Clearly, Intel's 8086 wasn't going to do it with its archaic 16 bit architecture and its baroque segmented addressing scheme. (I never would have guessed that the Personal Computer revolution would ride on this inadequate steed.) However, Motorola's 68000 was almost a Nicolet 1280 replacement. It was only 16 bits on the outside but it was a true 32 bit computer on the inside.
Motorola had a non-proprietary standardized bus and cage system called the VMEbus. It evolved and by 1983, it had true 32
bit data and address busses. The VMEbus also had a prioritized direct memory access (DMA)
scheme similar to the 1280. That mean the processor, the ADC and the hard driver could
access the same memory simultaneously. The Motorola VMEbus launched several small
companies. They manufactured card cages and VMEbus boards.
Motorola introduced the MC68020 in 1984. It had a 256 byte data cache, a 32 by 32 bit multiply instruction and it was 32 bits on the outside and the inside. The MC68020 could replace the 1280.
Nicolet adopted the VMEbus, but added a third connector. The card cage was also greatly enlarged. The result was called the NicoBus. Industry standard boards and Nicolet proprietary boards could be intermixed. Nicolet could buy a computer on a VMEbus card and plug it into the NicoBus. Nicolet could be out of the computer business.
The same team that developed the array processor, developed a raster graphics processor for the NicoBus. The graphics processor included a BitBlt processor and a dedicated Motorola 68000. A BitBlt processor performs Boolean operations between pixel planes as unit operations. It took a large number of TTL parts as well as programmable logic to implement the BitBlt processor in 1983. Today, virtually all desktop computers use BitBlt processors. Windows style graphics depend on BitBlt processors.
About the time we finished the graphics processor, it became apparent that the NicoBus was a bad idea. The graphics processor board was big—as big as the boards in the 1280. The FTIR spectrometer had shrunk to something the size of a microwave oven while the data system hardly shrunk at all. A NicoBus data system would have been bigger and more expensive than the spectrometer it was supposed to be embedded in. Eventually, the data system would have to shrink to one or two little boards stuck in a corner of the spectrometer.
The NuBus was very attractive to Nicolet in 1984 because it had a 32 bit data path.
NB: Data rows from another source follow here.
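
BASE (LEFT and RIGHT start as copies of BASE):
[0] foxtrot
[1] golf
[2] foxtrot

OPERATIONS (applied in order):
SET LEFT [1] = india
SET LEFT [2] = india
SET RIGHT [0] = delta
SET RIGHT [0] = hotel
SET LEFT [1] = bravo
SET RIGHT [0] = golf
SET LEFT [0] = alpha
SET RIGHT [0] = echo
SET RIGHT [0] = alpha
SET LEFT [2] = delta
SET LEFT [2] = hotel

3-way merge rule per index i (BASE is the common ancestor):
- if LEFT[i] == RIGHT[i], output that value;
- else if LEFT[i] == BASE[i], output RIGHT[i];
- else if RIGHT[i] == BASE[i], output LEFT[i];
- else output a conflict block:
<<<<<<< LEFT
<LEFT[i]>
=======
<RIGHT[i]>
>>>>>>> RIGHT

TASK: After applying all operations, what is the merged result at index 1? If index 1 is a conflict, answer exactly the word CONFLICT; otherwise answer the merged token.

Final LEFT:  [alpha, bravo, hotel]
Final RIGHT: [alpha, golf, foxtrot]
i=0: L=alpha R=alpha -> agree -> alpha
i=1: L=bravo, R=golf=BASE -> take LEFT -> bravo
i=2: L=hotel, R=foxtrot=BASE -> take LEFT -> hotel
Index 1 -> bravo

Answer: bravo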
It seemed like a safe bet because Apple Computers used the NuBus in the Macintosh II. And Steve Jobs, a cofounder of Apple Computers, used NuBus in his NeXt computer. Nicolet's plan was to design an application specific NuBus board to interface to an FTIR. The Macintosh would serve as a data system. That plan went awry when Apple dropped the NuBus in favor of the PCI bus, causing the NuBus to disappear.
The Nicolet 1280 was only half way through its life in 1983. It would live until 1996 and 3,000 more would be sold. There were two basic reasons for this. The existence of large amounts of high quality application software was one. The other was the fast Fourier array processor which gave the Nicolet 1280 an unmatched performance advantage. The raster display may have been important to.